The news that Greece looks like getting a far-left government let by the soft communist Syriza Party has excited some commentators, but what is perhaps most deceptive is the claim that it is a "rejection of austerity", as if the choices to Greek people were like a menu.
In fact, the choices are far more stark, because what Greek politics is and has been ever since it joined the Euro (indeed one could say ever since it joined the European Economic Community), is an exercise is mass deception and reality evasion.
The troubles of the Greek economy are not due to "the Germans", nor are they due to "the bankers", they are due to the peculiar, though not unique, mismatch between the part of Greek society that wants money from the state (and protection for their businesses or jobs), and the part that doesn't trust the state at all, to the point that it egregiously evades taxation on a grand scale.
This mismatch used to be managed by stealthily stealing from most ordinary Greek people through continual devaluation of the drachma.
Then it was covered by structural adjustment transfers from the EEC/EU, as Greece gained money to build transport, energy and civic infrastructure, and of course the ongoing subsidies for its agricultural sector.

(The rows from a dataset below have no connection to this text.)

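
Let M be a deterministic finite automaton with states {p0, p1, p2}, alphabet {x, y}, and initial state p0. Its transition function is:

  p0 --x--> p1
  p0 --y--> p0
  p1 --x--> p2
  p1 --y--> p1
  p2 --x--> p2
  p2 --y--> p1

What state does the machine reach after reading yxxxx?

p0 → p0 → p1 → p2 → p2 → p2

p2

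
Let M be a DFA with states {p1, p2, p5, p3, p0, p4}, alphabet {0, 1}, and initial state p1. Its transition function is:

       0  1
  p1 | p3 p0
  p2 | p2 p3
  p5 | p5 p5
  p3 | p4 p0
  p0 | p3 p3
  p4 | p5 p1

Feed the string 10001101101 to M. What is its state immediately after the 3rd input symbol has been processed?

Trace: p1 -1-> p0 -0-> p3 -0-> p4
After 3 symbols: p4.

p4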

When it joined the Euro, the Greek government gained access to easy borrowing in a hard currency at low interest rates, so it ran further deficits. The OECD describes Greece's economy as thus:
In Greece, economic difficulties go deeper than the direct effects of the recent crisis and fiscal consolidation is urgent. Difficulties have been brewing for years, so when the crisis came, Greece was significantly more exposed than others. Besides the severity of its fiscal problems, Greece has, over the past several years, gradually but persistently lost international cost competitiveness, resulting in widening current account deficits, a deteriorating international investment position, and a poor record of inward foreign direct investment.
Greece has a highly regulated protected economy, with a bloated state sector.

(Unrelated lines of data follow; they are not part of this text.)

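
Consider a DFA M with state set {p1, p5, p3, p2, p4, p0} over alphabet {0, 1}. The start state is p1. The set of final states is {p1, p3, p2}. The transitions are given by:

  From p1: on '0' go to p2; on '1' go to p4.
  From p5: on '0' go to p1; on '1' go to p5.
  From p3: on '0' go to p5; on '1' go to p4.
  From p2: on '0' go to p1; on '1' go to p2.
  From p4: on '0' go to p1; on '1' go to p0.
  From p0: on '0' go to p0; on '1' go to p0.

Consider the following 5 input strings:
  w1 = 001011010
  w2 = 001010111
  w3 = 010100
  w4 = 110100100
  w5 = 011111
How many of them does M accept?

w1: Trace: p1 -0-> p2 -0-> p1 -1-> p4 -0-> p1 -1-> p4 -1-> p0 -0-> p0 -1-> p0 -0-> p0  → end p0, rejected
w2: Trace: p1 -0-> p2 -0-> p1 -1-> p4 -0-> p1 -1-> p4 -0-> p1 -1-> p4 -1-> p0 -1-> p0  → end p0, rejected
w3: Trace: p1 -0-> p2 -1-> p2 -0-> p1 -1-> p4 -0-> p1 -0-> p2  → end p2, accepted
w4: Trace: p1 -1-> p4 -1-> p0 -0-> p0 -1-> p0 -0-> p0 -0-> p0 -1-> p0 -0-> p0 -0-> p0  → end p0, rejected
w5: Trace: p1 -0-> p2 -1-> p2 -1-> p2 -1-> p2 -1-> p2 -1-> p2  → end p2, accepted

2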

Syriza wants to protect the economy even further, increase the state sector even further, cut taxes and thinks that banks in other countries, supported by taxpayers in northern European Eurozone states, will help Greece out.
There are, in effect, two paths.
Either a renegotiation of existing loans to be written off or extended is achieved, and Syriza quietly folds its promises on state sector pay, free electricity (indeed any further giveaways), and Greece remains in stasis. or
Greece defaults on debts and leaves the Euro.
In the former scenario, it looks like at best Greece might get some easing of terms of debt repayment, but the idea that it will get half of its debt written off again, is unlikely, given the previous deal saw private Greek government bondholders accept a 50% write down of debt. There is little real chance the Greek government could get anything from the private sector, so any further loans will be government to government.
If Greece gets the sort of deal Syriza hopes for, it will set a precedent that Spanish, Italian, Portuguese and even French and Belgian governments will want to replicate. At that point, you would have to wonder how much tolerance voters in Germany, the Netherlands, Finland would have for propping up their profligate southern neighbours (let alone the former communist bloc countries that went through much more radical and painful structural reforms than Greece should be facing).
The real risk is that voters in those countries eject governments that agree to bail out other governments with their money. After all, who wants to be seen to be bailing out Italy? German guilt over the war can't be stretched that far. It threatens unravelling the Euro and even the entire EU project, as parties like Syriza effectively want a fortress Europe that looks closer to the former COMECON than a customs union.
The latter scenario has seemed less likely, but I'm not so sure. A deal gets offered to Greece that extends the terms for existing loans, in the hope that Greece engages in reforms, but ultimately Greece will run out of money. At that point, it faces either not paying its pensions or public sector workers, or issuing a new currency, and then the Greek economy finally collapses under the weight of its fundamental contradiction. A western European standard of living cannot be sustained with an economy that is akin to a wealthy developing country,
The only solution to this is to reduce the costs of doing business, address the corruption within the regulatory/subsidy/state contract/tax system, remove protection for existing businesses (and jobs) and to cut the role of the state, while enabling the state to be more effective in carrying out its core responsibilities.
However, the outgoing Greek government only made modest progress on this, and Syriza is philosophically opposed to making life easier for the private sector. Syriza believes in the state owning larger businesses and licensing/protecting smaller businesses. It believes in a generous welfare state and public sector, and wants lower taxes on everyone except the "rich", who of course have either already left or have at least set up their accounts in a way that they are away from the hands of the taxman.
Even if Syriza does get a deal that avoids a default, it will only delay the next crisis. An anti-business, anti-free enterprise party will continue to strangle Greece just like similar policies have done for many years.
What's bizarre is that Greece's northern neighbours have faced much more serious levels of reform and restructuring in the past twenty years than it needs to, but they did it. Bulgaria and Albania are both much poorer than Greece on a per capita GDP basis, but have economies in much better shape.
The tragedy is that too many Greeks have voted for a dream that they too can convince taxpayers in other countries to buy them a standard of living they don't earn themselves, and that they can convince banks and other private investors to risk their money with a government that is unwilling to pay them back. It is a dream, and it is about to become a nightmare.
What I wrote before about Greece, two years ago, remains true.